When Mr. Stamford had sufficiently recovered himself he thanked Mr. Hope with somewhat unaccustomed fervour, for he was an undemonstrative man, reserved as to his deeper feelings. But the manager of the Austral Agency Company would not accept thanks. “It may wear the appearance of a kindness, but it is not so in reality,” he said. “Do not mistake me. It is a hard thing to say, but if it seemed such to me, it would be my duty not to do it. It is the merest matter of calculation. I am glad, of course, if it falls in with your convenience.”

Here he looked kindly at his client—for such he had become—as if he fain would have convinced him of his stern utilitarian temperament. But, as he had remarked before, Mr. Hope’s eyes and his sentiments contradicted one another.

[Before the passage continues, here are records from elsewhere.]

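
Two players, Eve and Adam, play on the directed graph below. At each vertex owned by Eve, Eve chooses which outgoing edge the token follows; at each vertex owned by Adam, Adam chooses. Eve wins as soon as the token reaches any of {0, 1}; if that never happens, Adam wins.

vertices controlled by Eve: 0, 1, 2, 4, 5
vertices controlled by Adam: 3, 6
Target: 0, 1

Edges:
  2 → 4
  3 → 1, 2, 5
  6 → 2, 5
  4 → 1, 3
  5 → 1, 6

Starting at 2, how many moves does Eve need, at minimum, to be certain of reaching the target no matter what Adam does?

A0 = {0, 1}
A1: add {4, 5} — 4 (Eve) has 4→1; 5 (Eve) has 5→1.
A2: add {2} — 2 (Eve) has 2→4.
2 enters the attractor at level 2, so Eve can force the target in 2 moves from there.

2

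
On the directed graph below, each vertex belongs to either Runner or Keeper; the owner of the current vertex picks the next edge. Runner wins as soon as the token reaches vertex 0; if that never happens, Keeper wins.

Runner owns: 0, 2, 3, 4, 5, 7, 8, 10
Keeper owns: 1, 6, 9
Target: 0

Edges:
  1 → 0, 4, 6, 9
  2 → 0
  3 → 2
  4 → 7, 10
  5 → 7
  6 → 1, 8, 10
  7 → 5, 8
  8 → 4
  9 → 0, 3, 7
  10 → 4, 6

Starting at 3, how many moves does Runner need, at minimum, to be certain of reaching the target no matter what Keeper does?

2

A0 = {0}
A1: add {2} — 2 (Runner) has 2→0.
A2: add {3} — 3 (Runner) has 3→2.
A3 = A2; e.g. 1 (Keeper) can still go to 4. Fixed point.
3 enters the attractor at level 2, so Runner can force the target in 2 moves from there.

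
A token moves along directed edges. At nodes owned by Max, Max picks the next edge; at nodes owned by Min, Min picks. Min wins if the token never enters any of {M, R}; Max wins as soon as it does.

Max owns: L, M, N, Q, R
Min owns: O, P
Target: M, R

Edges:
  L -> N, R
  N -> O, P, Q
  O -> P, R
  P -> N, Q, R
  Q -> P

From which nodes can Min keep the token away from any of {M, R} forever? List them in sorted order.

N, O, P, Q

A0 = {M, R}
A1: add {L} — L (Max) has L→R.
A2 = A1; e.g. N (Max) has no edge into A1. Fixed point.
Max's attractor = {L, M, R}; Min avoids the target exactly from the complement.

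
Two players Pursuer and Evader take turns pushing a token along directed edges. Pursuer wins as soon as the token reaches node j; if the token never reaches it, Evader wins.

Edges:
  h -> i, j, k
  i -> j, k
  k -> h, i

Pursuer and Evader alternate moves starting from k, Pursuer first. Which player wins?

Evader

Track states (vertex, player-to-move).
A0 = {(j,Pursuer), (j,Evader)}
A1: add {(h,Pursuer), (i,Pursuer)}.
A2: add {(k,Evader)}.
A3 = A2; e.g. (h,Evader) stays out. (k,Pursuer) never enters ⇒ Evader avoids the target.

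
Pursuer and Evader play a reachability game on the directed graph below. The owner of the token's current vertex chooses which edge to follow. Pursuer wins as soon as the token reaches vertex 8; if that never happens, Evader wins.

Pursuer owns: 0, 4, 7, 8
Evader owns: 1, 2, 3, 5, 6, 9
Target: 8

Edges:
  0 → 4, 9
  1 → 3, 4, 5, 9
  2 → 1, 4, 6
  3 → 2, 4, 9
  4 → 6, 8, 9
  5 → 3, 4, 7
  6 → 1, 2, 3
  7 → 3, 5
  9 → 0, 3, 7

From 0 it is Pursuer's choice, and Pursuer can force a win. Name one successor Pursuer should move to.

4

A0 = {8}
A1: add {4} — 4 (Pursuer) has 4→8.
A2: add {0} — 0 (Pursuer) has 0→4.
A3 = A2; e.g. 1 (Evader) can still go to 3. Fixed point.
From 0, successor 4 is in the attractor (rank 1); the other successor 9 is not.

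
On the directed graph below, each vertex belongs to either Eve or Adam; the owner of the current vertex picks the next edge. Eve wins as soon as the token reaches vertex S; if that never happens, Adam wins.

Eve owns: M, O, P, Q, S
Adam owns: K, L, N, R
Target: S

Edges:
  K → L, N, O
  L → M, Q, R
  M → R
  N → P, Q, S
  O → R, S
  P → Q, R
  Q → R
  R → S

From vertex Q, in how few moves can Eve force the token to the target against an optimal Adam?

2

A0 = {S}
A1: add {O, R} — O (Eve) has O→S; R (Adam): all of {S} already in.
A2: add {M, P, Q} — M (Eve) has M→R; P (Eve) has P→R; Q (Eve) has Q→R.
Q enters the attractor at level 2, so Eve can force the target in 2 moves from there.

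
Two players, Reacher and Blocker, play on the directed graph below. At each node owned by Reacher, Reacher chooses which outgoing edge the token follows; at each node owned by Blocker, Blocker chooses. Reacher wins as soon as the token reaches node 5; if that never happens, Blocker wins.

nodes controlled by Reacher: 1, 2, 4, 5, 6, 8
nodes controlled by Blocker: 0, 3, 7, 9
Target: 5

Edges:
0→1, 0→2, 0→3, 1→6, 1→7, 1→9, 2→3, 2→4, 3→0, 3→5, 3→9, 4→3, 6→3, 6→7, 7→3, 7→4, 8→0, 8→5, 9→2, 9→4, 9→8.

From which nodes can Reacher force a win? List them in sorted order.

A0 = {5}
A1: add {8} — 8 (Reacher) has 8→5.
A2 = A1; e.g. 0 (Blocker) can still go to 1. Fixed point.
Reacher's winning region = {5, 8}.

5, 8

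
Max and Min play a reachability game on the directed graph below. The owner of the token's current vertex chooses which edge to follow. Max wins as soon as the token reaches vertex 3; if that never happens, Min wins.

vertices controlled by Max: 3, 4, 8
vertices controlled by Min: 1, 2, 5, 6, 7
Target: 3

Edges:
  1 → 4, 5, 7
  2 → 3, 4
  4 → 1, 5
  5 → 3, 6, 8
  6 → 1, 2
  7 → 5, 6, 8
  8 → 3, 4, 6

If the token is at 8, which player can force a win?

A0 = {3}
A1: add {8} — 8 (Max) has 8→3.
A2 = A1; e.g. 1 (Min) can still go to 4. Fixed point.
8 ∈ A1, so Max can force the target.

Max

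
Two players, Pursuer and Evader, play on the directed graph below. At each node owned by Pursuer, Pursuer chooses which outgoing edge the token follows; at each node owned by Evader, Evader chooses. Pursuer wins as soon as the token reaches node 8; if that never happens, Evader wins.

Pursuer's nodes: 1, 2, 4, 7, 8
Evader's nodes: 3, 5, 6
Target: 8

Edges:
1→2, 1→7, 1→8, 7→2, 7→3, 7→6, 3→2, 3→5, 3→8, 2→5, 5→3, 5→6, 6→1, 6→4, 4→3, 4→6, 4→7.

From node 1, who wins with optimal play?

Pursuer

A0 = {8}
A1: add {1} — 1 (Pursuer) has 1→8.
A2 = A1; e.g. 2 (Pursuer) has no edge into A1. Fixed point.
1 ∈ A1, so Pursuer can force the target.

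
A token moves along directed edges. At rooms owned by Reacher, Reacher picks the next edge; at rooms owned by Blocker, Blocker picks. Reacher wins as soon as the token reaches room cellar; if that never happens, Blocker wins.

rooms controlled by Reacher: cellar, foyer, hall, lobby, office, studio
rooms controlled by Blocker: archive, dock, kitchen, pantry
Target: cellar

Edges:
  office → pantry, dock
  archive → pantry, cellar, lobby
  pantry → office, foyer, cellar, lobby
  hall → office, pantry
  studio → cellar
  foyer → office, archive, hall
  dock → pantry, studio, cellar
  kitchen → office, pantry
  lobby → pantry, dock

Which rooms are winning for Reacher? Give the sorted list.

cellar, studio

A0 = {cellar}
A1: add {studio} — studio (Reacher) has studio→cellar.
A2 = A1; e.g. office (Reacher) has no edge into A1. Fixed point.
Reacher's winning region = {cellar, studio}.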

“You have saved my home, the valued outcome of many a year’s hard work—it may be my life also. That is all. And I’m not to thank you? Do not talk in so cold-blooded a manner; I cannot bear it.”

“My dear sir,” said Mr. Hope, with calm, half-pitying expression, “I am afraid you are not a particularly good man of business. It is as unfair to praise me now for ‘carrying you on’ for another year or two, as it will be to blame me for selling you up some fine day, if I am compelled to do so.”

“Anyhow, it is a reprieve from execution. When shall I call again?”